El problema es que estos programas se concibieron considerando que la pobreza era un problema individual, de capacitación de los trabajadores, de capital humano acumulado. Sin embargo, a pesar de aumentar el nivel de escolaridad promedio, el mercado laboral no ha logrado absorber a la PEA en condiciones de empleo decentes.
La impronta de la Cuarta Transformación a la política de combate a la pobreza, basada igualmente en transferencias, es la anunciada universalidad y la monetización de dichas transferencias a fin de eliminar a los intermediarios y a la corrupción del sistema.
No hay diferencia cualitativa en la política de desarrollo social que está instrumentando el Gobierno federal de Andrés Manuel López Obrador; hay, por otro lado, problemas con la configuración de los padrones de beneficiarios y la puesta en marcha de los programas, pues muchos de ellos funcionan sin reglas de operación y sin padrones conocidos. La pretendida universalidad, sin embargo, sí ha dado lugar a una diferencia cuantitativa, que se traduce en un incremento del gasto público.
El presupuesto aprobado para 2018 en gasto social fue de 82,729 millones de pesos distribuidos entre la Sedesol (46,899 millones de pesos: 56 por ciento), la SEP (29,448 millones de pesos: 36 por ciento), y la Secretaría de Salud (6,382 millones de pesos: 8 por ciento). El programa atendió a 6.8 millones de hogares (20.6 por ciento del total) y a 24.98 millones de personas.
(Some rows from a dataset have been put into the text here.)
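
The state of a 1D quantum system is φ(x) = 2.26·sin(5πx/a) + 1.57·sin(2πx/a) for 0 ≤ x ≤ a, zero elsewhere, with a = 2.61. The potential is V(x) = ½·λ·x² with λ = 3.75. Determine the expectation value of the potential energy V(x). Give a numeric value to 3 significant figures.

⟨V⟩ = ∫ V(x)·|φ|² dx / ∫|φ|² dx.
On 0 ≤ x ≤ a (j ≠ l): ∫sin²(jπx/a) dx = a/2, ∫sin(jπx/a)·sin(lπx/a) dx = 0; diagonal moments ∫x·sin²(jπx/a) dx = a²/4, ∫x²·sin²(jπx/a) dx = a³·(1/6 − 1/(4j²π²)); cross terms ∫x·sin(jπx/a)·sin(lπx/a) dx = 0 for j + l even and −4jla²/(π²(j² − l²)²) for j + l odd, ∫x²·sin(jπx/a)·sin(lπx/a) dx = (−1)^(j+l)·4jla³/(π²(j² − l²)²); higher powers the same way via product-to-sum and parts.
State is unnormalized: ∫|φ|² dx = 9.8821, and ∫φ*·V(x)·φ dx = 39.207, so ⟨V⟩ = 39.207 / 9.8821.
⟨V⟩ = 3.9674.

3.97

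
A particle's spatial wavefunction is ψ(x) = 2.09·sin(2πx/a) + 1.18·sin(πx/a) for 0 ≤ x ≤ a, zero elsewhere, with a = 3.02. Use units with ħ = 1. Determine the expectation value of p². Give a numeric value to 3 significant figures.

3.54

p² ψ = −ħ² d²ψ/dx²; ⟨p²⟩ = −ħ² ∫ ψ*·ψ'' dx / ∫|ψ|² dx.
d²/dx² sin(jπx/a) = −(jπ/a)²·sin(jπx/a); on 0 ≤ x ≤ a, ∫sin²(jπx/a) dx = a/2 and ∫sin(jπx/a)·sin(lπx/a) dx = 0 for j ≠ l, so only diagonal terms survive in ∫|ψ|² and ∫ψ·ψ″; ∫ψ·ψ′ dx = [ψ²/2] between the walls = 0.
State is unnormalized: ∫|ψ|² dx = 8.6984, and ∫ψ*·(−ħ² ψ'') dx = 30.826, so ⟨p²⟩ = 30.826 / 8.6984.
⟨p²⟩ = 3.5439.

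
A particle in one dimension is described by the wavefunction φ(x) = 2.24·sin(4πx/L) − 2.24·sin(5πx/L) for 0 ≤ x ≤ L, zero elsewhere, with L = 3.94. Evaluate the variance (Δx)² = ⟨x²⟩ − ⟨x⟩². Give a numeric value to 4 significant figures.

0.6315

Compute ⟨x⟩ and ⟨x²⟩ separately, then (Δx)² = ⟨x²⟩ − ⟨x⟩².
On 0 ≤ x ≤ L (j ≠ l): ∫sin²(jπx/L) dx = L/2, ∫sin(jπx/L)·sin(lπx/L) dx = 0; diagonal moments ∫x·sin²(jπx/L) dx = L²/4, ∫x²·sin²(jπx/L) dx = L³·(1/6 − 1/(4j²π²)); cross terms ∫x·sin(jπx/L)·sin(lπx/L) dx = 0 for j + l even and −4jlL²/(π²(j² − l²)²) for j + l odd, ∫x²·sin(jπx/L)·sin(lπx/L) dx = (−1)^(j+l)·4jlL³/(π²(j² − l²)²); higher powers the same way via product-to-sum and parts.
Normalization: ∫|φ|² dx = 19.769.
⟨x⟩ = 2.7586 and ⟨x²⟩ = 8.2411.
(Δx)² = 8.2411 − (2.7586)² = 0.63151.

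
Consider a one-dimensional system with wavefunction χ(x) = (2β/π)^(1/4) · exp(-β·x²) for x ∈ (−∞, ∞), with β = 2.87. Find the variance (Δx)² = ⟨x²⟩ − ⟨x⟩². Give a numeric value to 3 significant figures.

Compute ⟨x⟩ and ⟨x²⟩ separately, then (Δx)² = ⟨x²⟩ − ⟨x⟩².
Gaussian moments: ∫x^(2j)·e^(−2βx²) dx = (2j−1)!!/(4β)^j · √(π/(2β)), odd powers integrate to 0; here √(π/(2β)) = 0.73981.
⟨x⟩ = 0.0000 and ⟨x²⟩ = 0.087108.
(Δx)² = 0.087108 − (0.0000)² = 0.087108.

0.0871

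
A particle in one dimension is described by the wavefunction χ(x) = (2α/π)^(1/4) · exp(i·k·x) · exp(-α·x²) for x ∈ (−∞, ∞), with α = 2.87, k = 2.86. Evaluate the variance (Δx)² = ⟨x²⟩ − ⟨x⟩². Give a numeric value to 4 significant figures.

Compute ⟨x⟩ and ⟨x²⟩ separately, then (Δx)² = ⟨x²⟩ − ⟨x⟩².
Gaussian moments: ∫x^(2j)·e^(−2αx²) dx = (2j−1)!!/(4α)^j · √(π/(2α)), odd powers integrate to 0; here √(π/(2α)) = 0.73981.
⟨x⟩ = 0.0000 and ⟨x²⟩ = 0.087108.
(Δx)² = 0.087108 − (0.0000)² = 0.087108.

0.08711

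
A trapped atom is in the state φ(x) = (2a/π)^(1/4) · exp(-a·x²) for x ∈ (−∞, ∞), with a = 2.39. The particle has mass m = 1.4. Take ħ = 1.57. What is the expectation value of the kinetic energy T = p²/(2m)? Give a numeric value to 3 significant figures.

2.10

T = −(ħ²/2m) d²/dx², so ⟨T⟩ = −(ħ²/2m) ∫ φ*·φ'' dx; with m = 1.4.
Gaussian moments: ∫x^(2j)·e^(−2ax²) dx = (2j−1)!!/(4a)^j · √(π/(2a)), odd powers integrate to 0; here √(π/(2a)) = 0.81070. Derivatives: d/dx e^(−ax²) = −2ax·e^(−ax²), d²/dx² e^(−ax²) = (4a²x² − 2a)·e^(−ax²).
⟨T⟩ = 2.1040.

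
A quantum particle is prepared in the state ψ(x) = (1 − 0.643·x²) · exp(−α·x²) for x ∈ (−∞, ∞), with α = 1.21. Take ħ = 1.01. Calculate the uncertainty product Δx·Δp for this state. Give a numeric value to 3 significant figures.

0.517

Δx = √(⟨x²⟩−⟨x⟩²), Δp = √(⟨p²⟩−⟨p⟩²).
Expand each integrand as polynomial × e^(−2αx²) and use ∫x^(2j)·e^(−2αx²) dx = (2j−1)!!/(4α)^j · √(π/(2α)), odd powers → 0; here √(π/(2α)) = 1.1394. Differentiate with the product rule, d/dx e^(−αx²) = −2αx·e^(−αx²).
Normalization: ∫|ψ|² dx = 0.89697.
⟨x⟩ = 0.0000, ⟨x²⟩ = 0.12273 ⇒ Δx = 0.35033.
⟨p⟩ = 0.0000, ⟨p²⟩ = 2.1782 ⇒ Δp = 1.4759.
Δx·Δp = 0.51704.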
La Tabla 1, presenta los recursos destinado a los programas denominados prioritarios que maneja la Secretaría del Bienestar (antes Sedesol). El presupuesto supera el de los sexenios anteriores. La apuesta por la universalidad es costosa e insuficiente, ningún programa alcanza al total de la población objetivo en estas condiciones.
La pobreza en México escalará como consecuencia de la crisis económica y su agudización con la pandemia de la covid-19. Cerca de 12 millones de puestos de trabajo a tiempo completo se perdieron entre marzo y junio de 2020; de estos, 1.1 millones eran empleos formales. En julio de 2020 había 14 millones de trabajadores disponibles. De los empleos formales perdidos 84 por ciento eran empleos con ingresos de entre 1 y 2 salarios mínimos. Esta pérdida es más aguda en magnitud y velocidad que en ninguna otra anterior. La falta de empleo y su precarización fustigarán el incremento de la pobreza. De acuerdo con el Coneval, habrá un incremento de más de 8.9 millones de nuevos pobres por ingresos concentrados en las zonas urbanas marginadas y entre 6.1 y 10.7 millones de personas, que ya eran vulnerables, caerán en pobreza extrema. Todo lo avanzado en los programas de Progresa-Oportunidades-Prospera se perderá con la crisis actual.
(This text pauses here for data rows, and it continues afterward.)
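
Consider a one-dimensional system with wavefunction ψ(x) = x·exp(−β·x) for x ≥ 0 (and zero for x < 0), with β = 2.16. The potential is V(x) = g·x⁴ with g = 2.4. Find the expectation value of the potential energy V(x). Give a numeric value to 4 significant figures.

⟨V⟩ = ∫ V(x)·|ψ|² dx / ∫|ψ|² dx.
Every integrand reduces to terms xʲ·e^(−2βx) on [0, ∞); use ∫₀^∞ xʲ·e^(−2βx) dx = j!/(2β)^(j+1).
State is unnormalized: ∫|ψ|² dx = 0.024807, and ∫ψ*·V(x)·ψ dx = 0.061540, so ⟨V⟩ = 0.061540 / 0.024807.
⟨V⟩ = 2.4807.

2.481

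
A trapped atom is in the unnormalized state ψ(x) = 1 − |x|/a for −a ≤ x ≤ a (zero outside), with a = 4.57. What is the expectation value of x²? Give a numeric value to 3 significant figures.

⟨x²⟩ = ∫ x²·|ψ|² dx / ∫|ψ|² dx (integrals over the domain).
ψ is even, so ∫ over [−a, a] = 2∫₀ᵃ with ψ = 1 − x/a there: ∫₀ᵃ (1 − x/a)² dx = a/3, ∫₀ᵃ x²(1 − x/a)² dx = a³/30, ∫₀ᵃ x⁴(1 − x/a)² dx = a⁵/105.
State is unnormalized: ∫|ψ|² dx = 3.0467, and ∫ψ*·x²·ψ dx = 6.3629, so ⟨x²⟩ = 6.3629 / 3.0467.
⟨x²⟩ = 2.0885.

2.09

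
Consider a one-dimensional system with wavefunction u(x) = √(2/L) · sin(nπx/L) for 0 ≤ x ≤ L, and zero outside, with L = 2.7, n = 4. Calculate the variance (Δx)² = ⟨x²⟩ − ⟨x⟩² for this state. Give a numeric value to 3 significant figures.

Compute ⟨x⟩ and ⟨x²⟩ separately, then (Δx)² = ⟨x²⟩ − ⟨x⟩².
With sin²θ = (1 − cos2θ)/2 on 0 ≤ x ≤ L: ∫sin²(nπx/L) dx = L/2, ∫x·sin²(nπx/L) dx = L²/4, ∫x²·sin²(nπx/L) dx = L³·(1/6 − 1/(4n²π²)); higher powers xᵏ the same way, integrating xᵏ·cos(2nπx/L) by parts.
⟨x⟩ = 1.3500 and ⟨x²⟩ = 2.4069.
(Δx)² = 2.4069 − (1.3500)² = 0.58442.

0.584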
Sin cambiar la estrategia fracasada de combate a la pobreza no se puede sino augurar un nuevo fracaso. Las transferencias, sean monetarias o en especie, permiten a los hogares adquirir bienes y servicios en lo inmediato, pero una vez consumidos esos satisfactores, los hogares se hallan con las mismas carencias y con la misma incapacidad para satisfacerlas que antes. Se subsidia el consumo, sin crear condiciones para que los hogares tengan los medios para satisfacer sus necesidades más adelante. Esta política además atomiza a los pobres, pone un velo sobre la comunidad de sus problemas, sobre la naturaleza social de las causas y las soluciones al problema de la pobreza.
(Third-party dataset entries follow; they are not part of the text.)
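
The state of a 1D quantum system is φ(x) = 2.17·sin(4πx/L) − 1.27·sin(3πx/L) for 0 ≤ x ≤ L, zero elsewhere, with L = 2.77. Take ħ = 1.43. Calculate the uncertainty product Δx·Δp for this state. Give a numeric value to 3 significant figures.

Δx = √(⟨x²⟩−⟨x⟩²), Δp = √(⟨p²⟩−⟨p⟩²).
On 0 ≤ x ≤ L (j ≠ l): ∫sin²(jπx/L) dx = L/2, ∫sin(jπx/L)·sin(lπx/L) dx = 0; diagonal moments ∫x·sin²(jπx/L) dx = L²/4, ∫x²·sin²(jπx/L) dx = L³·(1/6 − 1/(4j²π²)); cross terms ∫x·sin(jπx/L)·sin(lπx/L) dx = 0 for j + l even and −4jlL²/(π²(j² − l²)²) for j + l odd, ∫x²·sin(jπx/L)·sin(lπx/L) dx = (−1)^(j+l)·4jlL³/(π²(j² − l²)²); higher powers the same way via product-to-sum and parts. d²/dx² sin(jπx/L) = −(jπ/L)²·sin(jπx/L); on 0 ≤ x ≤ L, ∫sin²(jπx/L) dx = L/2 and ∫sin(jπx/L)·sin(lπx/L) dx = 0 for j ≠ l, so only diagonal terms survive in ∫|φ|² and ∫φ·φ″; ∫φ·φ′ dx = [φ²/2] between the walls = 0.
Normalization: ∫|φ|² dx = 8.7557.
⟨x⟩ = 1.8644, ⟨x²⟩ = 3.8565 ⇒ Δx = 0.61681.
⟨p⟩ = 0.0000, ⟨p²⟩ = 37.388 ⇒ Δp = 6.1146.
Δx·Δp = 3.7715.

3.77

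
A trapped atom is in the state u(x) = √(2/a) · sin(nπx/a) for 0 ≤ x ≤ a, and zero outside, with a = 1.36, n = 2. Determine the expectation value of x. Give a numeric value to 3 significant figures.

0.680

⟨x⟩ = ∫ x·|u|² dx (integrals over the domain).
With sin²θ = (1 − cos2θ)/2 on 0 ≤ x ≤ a: ∫sin²(nπx/a) dx = a/2, ∫x·sin²(nπx/a) dx = a²/4, ∫x²·sin²(nπx/a) dx = a³·(1/6 − 1/(4n²π²)); higher powers xᵏ the same way, integrating xᵏ·cos(2nπx/a) by parts.
⟨x⟩ = 0.68000.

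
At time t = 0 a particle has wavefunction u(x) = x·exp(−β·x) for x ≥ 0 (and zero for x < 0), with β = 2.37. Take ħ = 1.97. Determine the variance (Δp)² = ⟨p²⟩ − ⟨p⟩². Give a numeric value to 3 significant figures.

Compute ⟨p⟩ and ⟨p²⟩ separately; (Δp)² = ⟨p²⟩ − ⟨p⟩².
Differentiate x·exp(−β·x) with the product rule; every integrand then reduces to terms xʲ·e^(−2βx) on [0, ∞), with ∫₀^∞ xʲ·e^(−2βx) dx = j!/(2β)^(j+1).
Normalization: ∫|u|² dx = 0.018780.
⟨p⟩ = 0.0000 and ⟨p²⟩ = 21.799.
(Δp)² = 21.799 − (0.0000)² = 21.799.

21.8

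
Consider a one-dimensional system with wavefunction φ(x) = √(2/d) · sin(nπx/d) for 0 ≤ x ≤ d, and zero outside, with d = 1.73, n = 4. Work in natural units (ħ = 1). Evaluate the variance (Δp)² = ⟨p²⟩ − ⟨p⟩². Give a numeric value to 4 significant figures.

52.76

Compute ⟨p⟩ and ⟨p²⟩ separately; (Δp)² = ⟨p²⟩ − ⟨p⟩².
d/dx sin(nπx/d) = (nπ/d)·cos(nπx/d) and d²/dx² sin(nπx/d) = −(nπ/d)²·sin(nπx/d); on 0 ≤ x ≤ d, ∫sin²(nπx/d) dx = d/2 and ∫sin(nπx/d)·cos(nπx/d) dx = 0.
⟨p⟩ = 0.0000 and ⟨p²⟩ = 52.763.
(Δp)² = 52.763 − (0.0000)² = 52.763.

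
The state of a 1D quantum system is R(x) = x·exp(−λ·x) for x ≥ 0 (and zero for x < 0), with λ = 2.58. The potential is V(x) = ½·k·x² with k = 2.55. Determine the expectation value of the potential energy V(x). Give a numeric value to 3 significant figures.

⟨V⟩ = ∫ V(x)·|R|² dx / ∫|R|² dx.
Every integrand reduces to terms xʲ·e^(−2λx) on [0, ∞); use ∫₀^∞ xʲ·e^(−2λx) dx = j!/(2λ)^(j+1).
State is unnormalized: ∫|R|² dx = 0.014557, and ∫R*·V(x)·R dx = 0.0083651, so ⟨V⟩ = 0.0083651 / 0.014557.
⟨V⟩ = 0.57463.

0.575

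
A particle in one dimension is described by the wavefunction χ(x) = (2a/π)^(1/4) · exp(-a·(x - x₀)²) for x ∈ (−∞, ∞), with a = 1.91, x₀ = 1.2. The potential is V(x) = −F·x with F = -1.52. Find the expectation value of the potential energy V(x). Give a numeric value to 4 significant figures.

1.824

⟨V⟩ = ∫ V(x)·|χ|² dx.
Gaussian moments (u = x − x₀): ∫u^(2j)·e^(−2au²) du = (2j−1)!!/(4a)^j · √(π/(2a)), odd powers integrate to 0; here √(π/(2a)) = 0.90687.
⟨V⟩ = 1.8240.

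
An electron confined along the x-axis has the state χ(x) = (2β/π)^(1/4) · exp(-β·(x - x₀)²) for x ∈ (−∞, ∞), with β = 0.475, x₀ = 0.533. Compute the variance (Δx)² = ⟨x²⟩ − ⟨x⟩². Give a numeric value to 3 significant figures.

Compute ⟨x⟩ and ⟨x²⟩ separately, then (Δx)² = ⟨x²⟩ − ⟨x⟩².
Gaussian moments (u = x − x₀): ∫u^(2j)·e^(−2βu²) du = (2j−1)!!/(4β)^j · √(π/(2β)), odd powers integrate to 0; here √(π/(2β)) = 1.8185.
⟨x⟩ = 0.53300 and ⟨x²⟩ = 0.81040.
(Δx)² = 0.81040 − (0.53300)² = 0.52632.

0.526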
En una sociedad capitalista, con el grado de desarrollo tecnológico que tiene la nuestra, la capacidad productiva de los individuos está condicionada por el nivel de capital tecnológico al que pueda acceder en las unidades productivas, por la inversión de las empresas y el acceso a estas mediante el empleo; así que la solución no puede ser individual.